Как под твоей мне радостно листвою!
И пенья нет, но ясно слышу я
Незримых певчих пенье хоровое...
Как будто ветер гнал меня по ней,
По всей земле — по селам и столицам!
Я сильный был, но ветер был сильней,
И я нище не мог остановиться.
Я сильным был, предупреждает поэт. Сильным он явился в этот жестокий мир. Сильный голос принес он России.
Николай Рубцов помыкался по морям и океанам, настоящим и житейским, поскитался по кораблям и заводам. Искал себе уголок, судьбу искал:
В жарком тумане дня
Сонный встряхнем фиорд!
— Эй, капитан! Меня
Первым прими на борт!
Плыть, плыть, плыть
Мимо могильных плит,
Мимо церковных рам,
Мимо семейных драм...
Скучные мысли — прочь!
Думать и думать — лень!
Звезды на небе — ночь!
Солнце на небе — день!
Конечно, некрасовская деревня, некрасовская русская совесть стонет и стонет в русском Рубцове.
У Некрасова:
Иду на шелест нивы золотой.
Печальные убогие равнины!
Недавние и страшные картины,
Стесняя грудь, проходят предо мной.
Конечно, есенинская русская струна запределья, словно — из досотворения мира, словно — из скифского доязычества, способного слиться с вечным и грозным вселенским пространством, космосом необъятным, да, да, она, есенинская струна, разгадывая и проникая в тайны звезднотекучие, звучит:
И в голове моей проходят роем думы:
Что родина?
Ужели это сны?
Ведь я почти для всех здесь пилигрим угрюмый
Бог весть с какой далекой стороны.
Или:
Я нежно болен воспоминаньем детства,
Апрельских вечеров мне снится хмарь и сырь,
Как будто бы на корточки погреться
Присел наш клен перед костром зари.
Есенин — теплая стежка в июле. Есенин — дорога, знакомая и милая с детства. Есенин — русская изба с шепчущей божницей.
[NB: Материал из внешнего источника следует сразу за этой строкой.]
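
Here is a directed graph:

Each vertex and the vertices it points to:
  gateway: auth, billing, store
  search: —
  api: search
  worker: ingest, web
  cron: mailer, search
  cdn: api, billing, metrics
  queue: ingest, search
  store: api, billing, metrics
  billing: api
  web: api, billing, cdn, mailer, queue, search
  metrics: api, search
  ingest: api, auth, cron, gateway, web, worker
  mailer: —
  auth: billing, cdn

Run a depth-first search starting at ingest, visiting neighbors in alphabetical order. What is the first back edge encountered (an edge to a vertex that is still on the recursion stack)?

queue->ingest

DFS from ingest (visiting neighbors in alphabetical order); mark gray on enter, black on exit:
ingest gray
  api gray
    search gray
    search black
  api black
  auth gray
    billing gray
      billing→api: api black — skip
    billing black
    cdn gray
      cdn→api: api black — skip
      cdn→billing: billing black — skip
      metrics gray
        metrics→api: api black — skip
        metrics→search: search black — skip
      metrics black
    cdn black
  auth black
  cron gray
    mailer gray
    mailer black
    cron→search: search black — skip
  cron black
  gateway gray
    gateway→auth: auth black — skip
    gateway→billing: billing black — skip
    store gray
      store→api: api black — skip
      store→billing: billing black — skip
      store→metrics: metrics black — skip
    store black
  gateway black
  web gray
    web→api: api black — skip
    web→billing: billing black — skip
    web→cdn: cdn black — skip
    web→mailer: mailer black — skip
    queue gray
      queue→ingest: ingest is gray → back edge
First back edge: queue → ingest.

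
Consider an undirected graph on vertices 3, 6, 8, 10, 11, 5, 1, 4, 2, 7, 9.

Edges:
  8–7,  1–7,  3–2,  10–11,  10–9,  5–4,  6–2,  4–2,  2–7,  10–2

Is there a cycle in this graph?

DFS, tracking each vertex's parent; an edge to a visited non-parent vertex closes a cycle.
Start from 8:
visit 8 (parent –)
  visit 7 (parent 8)
    visit 1 (parent 7)
      1–7: parent, skip
    7–8: parent, skip
    visit 2 (parent 7)
      2–7: parent, skip
      visit 3 (parent 2)
        3–2: parent, skip
      visit 6 (parent 2)
        6–2: parent, skip
      visit 4 (parent 2)
        visit 5 (parent 4)
          5–4: parent, skip
        4–2: parent, skip
      visit 10 (parent 2)
        visit 9 (parent 10)
          9–10: parent, skip
        visit 11 (parent 10)
          11–10: parent, skip
        10–2: parent, skip
No non-parent visited neighbor found — the graph is a forest.

No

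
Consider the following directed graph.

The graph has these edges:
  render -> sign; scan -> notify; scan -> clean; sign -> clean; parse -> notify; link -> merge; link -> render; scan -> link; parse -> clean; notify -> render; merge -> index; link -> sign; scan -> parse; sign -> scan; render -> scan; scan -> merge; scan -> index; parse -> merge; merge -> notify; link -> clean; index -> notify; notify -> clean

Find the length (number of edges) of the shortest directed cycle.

3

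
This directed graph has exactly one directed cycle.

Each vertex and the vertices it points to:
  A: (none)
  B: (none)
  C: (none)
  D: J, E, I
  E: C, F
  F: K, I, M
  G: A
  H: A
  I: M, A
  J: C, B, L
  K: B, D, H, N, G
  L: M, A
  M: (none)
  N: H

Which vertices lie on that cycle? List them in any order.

DFS with gray/black marking from F:
F gray
  K gray
    B gray
    B black
    D gray
      J gray
        C gray
        C black
        J→B: B black — skip
        L gray
          M gray
          M black
          A gray
          A black
        L black
      J black
      E gray
        E→C: C black — skip
        E→F: F is gray → back edge
Back edge closes the cycle F → K → D → E → F; its vertices are {D, E, F, K}.

D, E, F, K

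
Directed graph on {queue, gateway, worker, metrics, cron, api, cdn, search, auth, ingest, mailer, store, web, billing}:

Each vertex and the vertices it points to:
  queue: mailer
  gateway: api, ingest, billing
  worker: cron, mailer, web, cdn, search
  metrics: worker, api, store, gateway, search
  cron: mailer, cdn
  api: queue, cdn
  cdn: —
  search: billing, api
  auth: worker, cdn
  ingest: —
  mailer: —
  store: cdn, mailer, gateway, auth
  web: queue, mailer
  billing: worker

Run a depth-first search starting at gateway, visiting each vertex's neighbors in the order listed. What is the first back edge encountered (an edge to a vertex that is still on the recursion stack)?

DFS from gateway (visiting each vertex's neighbors in the order listed); mark gray on enter, black on exit:
gateway gray
  api gray
    queue gray
      mailer gray
      mailer black
    queue black
    cdn gray
    cdn black
  api black
  ingest gray
  ingest black
  billing gray
    worker gray
      cron gray
        cron→mailer: mailer black — skip
        cron→cdn: cdn black — skip
      cron black
      worker→mailer: mailer black — skip
      web gray
        web→queue: queue black — skip
        web→mailer: mailer black — skip
      web black
      worker→cdn: cdn black — skip
      search gray
        search→billing: billing is gray → back edge
First back edge: search → billing.

search->billing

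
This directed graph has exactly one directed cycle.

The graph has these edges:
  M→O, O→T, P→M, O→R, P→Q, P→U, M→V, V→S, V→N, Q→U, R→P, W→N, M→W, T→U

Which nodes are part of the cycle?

DFS with gray/black marking from P:
P gray
  U gray
  U black
  M gray
    O gray
      T gray
        T→U: U black — skip
      T black
      R gray
        R→P: P is gray → back edge
Back edge closes the cycle P → M → O → R → P; its vertices are {M, O, P, R}.

M, O, P, R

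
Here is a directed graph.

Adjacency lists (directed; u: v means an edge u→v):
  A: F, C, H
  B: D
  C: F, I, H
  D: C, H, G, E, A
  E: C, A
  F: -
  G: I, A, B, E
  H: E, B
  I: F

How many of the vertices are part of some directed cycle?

A vertex is on a directed cycle iff it belongs to a strongly connected component of size ≥ 2 (or has a self-loop).
The vertices on cycles are {A, B, C, D, E, G, H} — 7 in total.

7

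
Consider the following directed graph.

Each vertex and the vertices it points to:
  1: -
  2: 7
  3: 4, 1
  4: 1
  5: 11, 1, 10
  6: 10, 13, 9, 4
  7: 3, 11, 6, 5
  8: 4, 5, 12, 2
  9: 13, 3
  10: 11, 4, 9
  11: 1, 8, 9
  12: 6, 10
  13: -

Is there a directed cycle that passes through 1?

No

1 lies on a cycle iff there is a path from 1 back to itself.
Exploring from 1, it never reaches itself; equivalently, its strongly connected component is a singleton.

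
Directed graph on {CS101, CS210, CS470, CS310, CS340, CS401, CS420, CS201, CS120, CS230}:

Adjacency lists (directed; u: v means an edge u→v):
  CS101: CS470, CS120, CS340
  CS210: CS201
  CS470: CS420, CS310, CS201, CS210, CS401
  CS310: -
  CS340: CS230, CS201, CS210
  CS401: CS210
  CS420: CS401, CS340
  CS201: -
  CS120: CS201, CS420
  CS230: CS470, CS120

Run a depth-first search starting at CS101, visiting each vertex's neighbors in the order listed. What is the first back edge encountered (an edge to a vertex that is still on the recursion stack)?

CS230→CS470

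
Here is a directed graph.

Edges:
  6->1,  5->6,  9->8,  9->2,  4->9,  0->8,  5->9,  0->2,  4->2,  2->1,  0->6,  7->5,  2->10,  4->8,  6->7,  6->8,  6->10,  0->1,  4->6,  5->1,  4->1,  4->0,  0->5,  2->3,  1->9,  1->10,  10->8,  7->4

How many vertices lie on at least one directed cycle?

8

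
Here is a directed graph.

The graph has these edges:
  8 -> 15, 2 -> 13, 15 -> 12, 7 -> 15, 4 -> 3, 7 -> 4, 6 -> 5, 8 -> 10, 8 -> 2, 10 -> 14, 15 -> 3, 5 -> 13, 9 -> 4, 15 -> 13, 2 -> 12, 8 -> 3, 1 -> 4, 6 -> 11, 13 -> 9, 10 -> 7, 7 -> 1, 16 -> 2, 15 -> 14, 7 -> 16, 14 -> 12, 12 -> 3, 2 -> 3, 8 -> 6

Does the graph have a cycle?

DFS with white/gray/black marking, starting from 15:
15 gray
  14 gray
    12 gray
      3 gray
      3 black
    12 black
  14 black
  13 gray
    9 gray
      4 gray
        4→3: 3 black — skip
      4 black
    9 black
  13 black
  15→12: 12 black — skip
  15→3: 3 black — skip
15 black
1 gray
  1→4: 4 black — skip
1 black
2 gray
  2→3: 3 black — skip
  2→13: 13 black — skip
  2→12: 12 black — skip
2 black
5 gray
  5→13: 13 black — skip
5 black
6 gray
  11 gray
  11 black
  6→5: 5 black — skip
6 black
7 gray
  7→4: 4 black — skip
  7→1: 1 black — skip
  7→15: 15 black — skip
  16 gray
    16→2: 2 black — skip
  16 black
7 black
8 gray
  8→3: 3 black — skip
  8→2: 2 black — skip
  10 gray
    10→7: 7 black — skip
    10→14: 14 black — skip
  10 black
  8→6: 6 black — skip
  8→15: 15 black — skip
8 black
Every edge goes to a white or black vertex — no back edge, so the graph is acyclic.

No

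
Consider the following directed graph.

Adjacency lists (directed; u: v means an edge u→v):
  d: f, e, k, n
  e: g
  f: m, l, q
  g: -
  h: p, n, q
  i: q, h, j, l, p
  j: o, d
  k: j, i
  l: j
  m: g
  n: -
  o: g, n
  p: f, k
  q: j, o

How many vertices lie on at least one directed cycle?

A vertex is on a directed cycle iff it belongs to a strongly connected component of size ≥ 2 (or has a self-loop).
The vertices on cycles are {d, f, h, i, j, k, l, p, q} — 9 in total.

9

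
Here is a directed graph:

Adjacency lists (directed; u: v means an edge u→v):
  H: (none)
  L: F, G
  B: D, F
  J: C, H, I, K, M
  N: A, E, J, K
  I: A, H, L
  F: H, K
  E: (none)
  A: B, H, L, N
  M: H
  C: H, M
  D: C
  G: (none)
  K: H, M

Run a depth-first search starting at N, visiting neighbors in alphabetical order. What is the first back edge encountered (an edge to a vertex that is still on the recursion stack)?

DFS from N (visiting neighbors in alphabetical order); mark gray on enter, black on exit:
N gray
  A gray
    B gray
      D gray
        C gray
          H gray
          H black
          M gray
            M→H: H black — skip
          M black
        C black
      D black
      F gray
        F→H: H black — skip
        K gray
          K→H: H black — skip
          K→M: M black — skip
        K black
      F black
    B black
    A→H: H black — skip
    L gray
      L→F: F black — skip
      G gray
      G black
    L black
    A→N: N is gray → back edge
First back edge: A → N.

A->N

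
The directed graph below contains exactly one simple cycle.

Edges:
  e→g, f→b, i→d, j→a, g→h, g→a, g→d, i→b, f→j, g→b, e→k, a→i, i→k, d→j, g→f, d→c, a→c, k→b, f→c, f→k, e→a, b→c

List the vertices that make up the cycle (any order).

a, d, i, j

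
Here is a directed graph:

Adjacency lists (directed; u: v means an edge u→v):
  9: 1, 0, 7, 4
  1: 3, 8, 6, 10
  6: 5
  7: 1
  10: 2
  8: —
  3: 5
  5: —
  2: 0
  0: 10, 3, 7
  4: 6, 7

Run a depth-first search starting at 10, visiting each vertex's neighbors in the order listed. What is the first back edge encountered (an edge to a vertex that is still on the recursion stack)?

0→10

DFS from 10 (visiting each vertex's neighbors in the order listed); mark gray on enter, black on exit:
10 gray
  2 gray
    0 gray
      0→10: 10 is gray → back edge
First back edge: 0 → 10.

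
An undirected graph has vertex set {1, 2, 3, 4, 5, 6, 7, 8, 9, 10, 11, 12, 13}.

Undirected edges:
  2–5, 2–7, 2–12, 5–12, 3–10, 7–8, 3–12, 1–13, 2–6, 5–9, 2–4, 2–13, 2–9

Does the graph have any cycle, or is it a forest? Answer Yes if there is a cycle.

DFS, tracking each vertex's parent; an edge to a visited non-parent vertex closes a cycle.
Start from 9:
visit 9 (parent –)
  visit 5 (parent 9)
    visit 12 (parent 5)
      visit 2 (parent 12)
        visit 4 (parent 2)
          4–2: parent, skip
        2–12: parent, skip
        2–9: 9 visited and ≠ parent → cycle
Cycle: 9 – 5 – 12 – 2 – 9.

Yes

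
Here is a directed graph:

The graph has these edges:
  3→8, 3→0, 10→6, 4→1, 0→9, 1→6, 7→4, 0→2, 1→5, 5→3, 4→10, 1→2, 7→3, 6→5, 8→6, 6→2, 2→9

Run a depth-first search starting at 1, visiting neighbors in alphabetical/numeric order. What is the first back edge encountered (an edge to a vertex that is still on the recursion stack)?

6→5

DFS from 1 (visiting neighbors in alphabetical/numeric order); mark gray on enter, black on exit:
1 gray
  2 gray
    9 gray
    9 black
  2 black
  5 gray
    3 gray
      0 gray
        0→2: 2 black — skip
        0→9: 9 black — skip
      0 black
      8 gray
        6 gray
          6→2: 2 black — skip
          6→5: 5 is gray → back edge
First back edge: 6 → 5.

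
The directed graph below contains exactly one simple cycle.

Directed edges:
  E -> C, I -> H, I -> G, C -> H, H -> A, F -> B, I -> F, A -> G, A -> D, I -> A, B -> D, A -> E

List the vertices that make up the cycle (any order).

A, C, E, H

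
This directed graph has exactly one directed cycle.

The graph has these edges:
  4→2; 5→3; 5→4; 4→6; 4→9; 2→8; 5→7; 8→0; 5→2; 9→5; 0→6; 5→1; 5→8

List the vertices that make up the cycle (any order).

4, 5, 9

DFS with gray/black marking from 5:
5 gray
  7 gray
  7 black
  1 gray
  1 black
  4 gray
    2 gray
      8 gray
        0 gray
          6 gray
          6 black
        0 black
      8 black
    2 black
    9 gray
      9→5: 5 is gray → back edge
Back edge closes the cycle 5 → 4 → 9 → 5; its vertices are {4, 5, 9}.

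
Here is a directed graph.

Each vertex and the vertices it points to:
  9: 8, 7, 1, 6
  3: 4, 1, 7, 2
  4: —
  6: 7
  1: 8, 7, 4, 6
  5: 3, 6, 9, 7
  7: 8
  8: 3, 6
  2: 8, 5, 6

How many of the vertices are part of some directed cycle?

8

A vertex is on a directed cycle iff it belongs to a strongly connected component of size ≥ 2 (or has a self-loop).
The vertices on cycles are {1, 2, 3, 5, 6, 7, 8, 9} — 8 in total.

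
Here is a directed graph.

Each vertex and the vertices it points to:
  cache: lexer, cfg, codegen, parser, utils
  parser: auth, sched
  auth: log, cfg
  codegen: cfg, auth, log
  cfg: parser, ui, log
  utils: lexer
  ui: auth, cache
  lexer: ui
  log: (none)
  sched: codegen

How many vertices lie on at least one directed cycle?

A vertex is on a directed cycle iff it belongs to a strongly connected component of size ≥ 2 (or has a self-loop).
The vertices on cycles are {ui, cfg, auth, cache, lexer, sched, utils, parser, codegen} — 9 in total.

9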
Есенин — русский -облик Земли, вздох русский за краями Вселенной, русская синева, оберегающая нас, поэтов, от засухи души, от рыжего стального песка Гоби, шумящего надо всеми погибшими ручьями, реками и морями...
У Николая Рубцова есенинская лампада таланта светила в сердце и верностью звала его к русской выси.
Заря в разгаре —
как она прекрасна!
Да, в тяжелые минуты я мысленно утверждаю: Александр Пушкин, Михаил Лермонтов, Велимир Хлебников, Александр Блок, Сергей Есенин, Владимир Маяковский, Алексей Ганин, Сергей Клычков, Николай Клюев, Павел Васильев, Борис Корнилов, Дмитрий Кедрин, Павел Шубин, Борис Ручьев, Алексей Недогонов последовательно и вроде похоже погибли.
Но тут не смерть похожа на смерть у них, а у нас, у нас в России милой — одна и та же чертова мельница перемалывает русские кости русских поэтов, глуша и кромсая, в пыль растирая русское национальное слово, боясь и пугаясь: вдруг это слово достучится до гнева русского народа, а достучась — разбудит и обрушит его на хвостатое саранчовое племя дьяволов, умерщвляющих нашу Родину, ее траву зеленую, ее перещелки соловьиные...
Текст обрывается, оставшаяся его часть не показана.